Mas, geralmente, tatuagens eram usadas apenas por condenados ou membros de gangues. Benn cita o exemplo de membros de uma gangue de rua que tinham os cabelos raspados e tatuagens, eles roubavam e batiam nas pessoas no mercado de Changan. Depois que foram presos, o prefeito os fez serem publicamente espancados até a morte na praça da cidade, depois disso, muitas pessoas queimaram suas tatuagens para não serem associadas à gangue.

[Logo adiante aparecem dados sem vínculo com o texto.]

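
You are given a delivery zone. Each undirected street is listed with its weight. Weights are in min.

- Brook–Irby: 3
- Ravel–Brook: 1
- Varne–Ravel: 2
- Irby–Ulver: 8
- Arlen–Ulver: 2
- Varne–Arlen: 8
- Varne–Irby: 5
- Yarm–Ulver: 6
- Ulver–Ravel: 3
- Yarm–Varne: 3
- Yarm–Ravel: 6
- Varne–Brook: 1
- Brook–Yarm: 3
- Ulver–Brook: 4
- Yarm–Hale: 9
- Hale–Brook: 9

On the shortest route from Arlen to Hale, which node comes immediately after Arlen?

Candidate routes:
Arlen → Ulver → Ravel → Varne → Brook → Hale: 2+3+2+1+9 = 17
Arlen → Ulver → Brook → Hale: 2+4+9 = 15
Arlen → Ulver → Yarm → Hale: 2+6+9 = 17
The minimum is 15 min via Arlen → Ulver → Brook → Hale.
So from Arlen the first move is to Ulver.

Ulver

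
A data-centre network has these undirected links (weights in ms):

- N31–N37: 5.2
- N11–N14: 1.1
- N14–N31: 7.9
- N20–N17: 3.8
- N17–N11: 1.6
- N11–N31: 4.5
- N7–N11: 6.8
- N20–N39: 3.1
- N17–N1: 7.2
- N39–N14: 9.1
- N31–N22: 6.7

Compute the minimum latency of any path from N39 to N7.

Candidate routes:
N39–N14–N11–N7: 9.1+1.1+6.8 = 17
N39–N14–N31–N11–N7: 9.1+7.9+4.5+6.8 = 28.3
N39–N20–N17–N11–N7: 3.1+3.8+1.6+6.8 = 15.3
Cheapest is N39–N20–N17–N11–N7 at 15.3 ms.

15.3 ms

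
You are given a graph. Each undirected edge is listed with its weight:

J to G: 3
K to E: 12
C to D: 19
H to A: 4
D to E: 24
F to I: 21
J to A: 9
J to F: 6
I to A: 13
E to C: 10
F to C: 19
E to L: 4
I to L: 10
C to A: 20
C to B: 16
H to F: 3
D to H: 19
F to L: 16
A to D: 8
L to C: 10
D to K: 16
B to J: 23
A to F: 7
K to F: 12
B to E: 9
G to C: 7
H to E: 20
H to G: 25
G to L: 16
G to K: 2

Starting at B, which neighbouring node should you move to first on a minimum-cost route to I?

E

Candidate routes:
B - C - L - I: 16+10+10 = 36
B - E - C - L - I: 9+10+10+10 = 39
B - E - L - I: 9+4+10 = 23
B - C - E - L - I: 16+10+4+10 = 40
Cheapest is B - E - L - I at 23.
So from B the first move is to E.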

Assim como as tatuagens, o odor corporal também era associado a bárbaros e criminosos. Os chineses eram muito meticulosos quanto a se perfumarem. Benn escreveu:

Tanto mulheres quantos homens se perfumavam. As moças do palácio usavam aromas tão excessivos que quando saíam em excursão, a presença de seu cortejo impregnava o ar por quilômetros. (113)

Também usavam desodorantes feitos de cal, incenso, cravos, âmbar e plantas aristolóquia. Benn escreveu: "O composto era embalado em saquinhos que eram colocados debaixo das axilas. As autoridades também recomendavam lavar as axilas com urina no Dia de Ano Novo" (114). Pensava-se que tomar banho todos os dias era pedir para ficar doente e o costume era de tomar banho a cada cinco dias. Para mau hálito, os chineses chupavam cravos e era obrigatório que qualquer um na presença do imperador fizesse isso antes de falar com ele. O odor dos pés era outra preocupação, era controlado com perfumes ou cânfora.

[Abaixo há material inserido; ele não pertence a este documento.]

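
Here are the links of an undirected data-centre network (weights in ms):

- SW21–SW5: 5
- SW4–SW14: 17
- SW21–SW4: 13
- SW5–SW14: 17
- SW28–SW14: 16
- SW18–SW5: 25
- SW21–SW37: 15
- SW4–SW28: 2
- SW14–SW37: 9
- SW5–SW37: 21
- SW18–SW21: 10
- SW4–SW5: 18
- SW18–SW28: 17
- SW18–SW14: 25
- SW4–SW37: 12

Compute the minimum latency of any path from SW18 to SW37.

25 ms

Running Dijkstra from SW18:
SW18: 0
SW21: 10  (via SW18)
SW5: 15  (via SW21)
SW28: 17  (via SW18)
SW4: 19  (via SW28)
SW14: 25  (via SW18)
SW37: 25  (via SW21)
Shortest route: SW18 → SW21 → SW37 = 25 ms.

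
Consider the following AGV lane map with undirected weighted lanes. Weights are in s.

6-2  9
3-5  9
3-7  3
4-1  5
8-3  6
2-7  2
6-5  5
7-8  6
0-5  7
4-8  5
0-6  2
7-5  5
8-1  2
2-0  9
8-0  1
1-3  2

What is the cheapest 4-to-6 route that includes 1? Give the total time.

Best 4 to 1: 4 → 1 costing 5
Shortest 1→6: 1 → 8 → 0 → 6 = 5
Total via 1: 5 + 5 = 10 s.

10 s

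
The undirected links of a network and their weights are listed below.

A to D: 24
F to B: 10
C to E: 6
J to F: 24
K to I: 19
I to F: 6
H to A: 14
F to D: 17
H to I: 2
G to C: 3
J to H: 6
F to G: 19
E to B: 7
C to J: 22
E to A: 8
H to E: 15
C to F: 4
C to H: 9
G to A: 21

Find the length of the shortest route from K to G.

Candidate routes:
K–I–F–G: 19+6+19 = 44
K–I–H–C–G: 19+2+9+3 = 33
K–I–F–C–G: 19+6+4+3 = 32
The minimum is 32 via K–I–F–C–G.

32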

Os sapatos dos ricos eram macios e feitos de seda, com as pontas viradas para cima, enquanto os dos camponeses eram botas ou sandálias grossas feitas de palha, cânhamo ou madeira. Dentro de casa, todos usavam chinelos feitos de palha, fio de cânhamo ou seda. Tanto os homens quanto as mulheres das classes altas deixavam as unhas crescerem para mostrar que não precisavam trabalhar. Eles tinham criados que faziam tudo por eles, até mesmo os alimentavam para não estragarem as unham. As mulheres ricas usavam joias, como brincos, braceletes, colares, amuletos e anéis. Algumas mulheres prendiam asas de besouro-verde em suas roupas para ficarem mais atraentes para os homens.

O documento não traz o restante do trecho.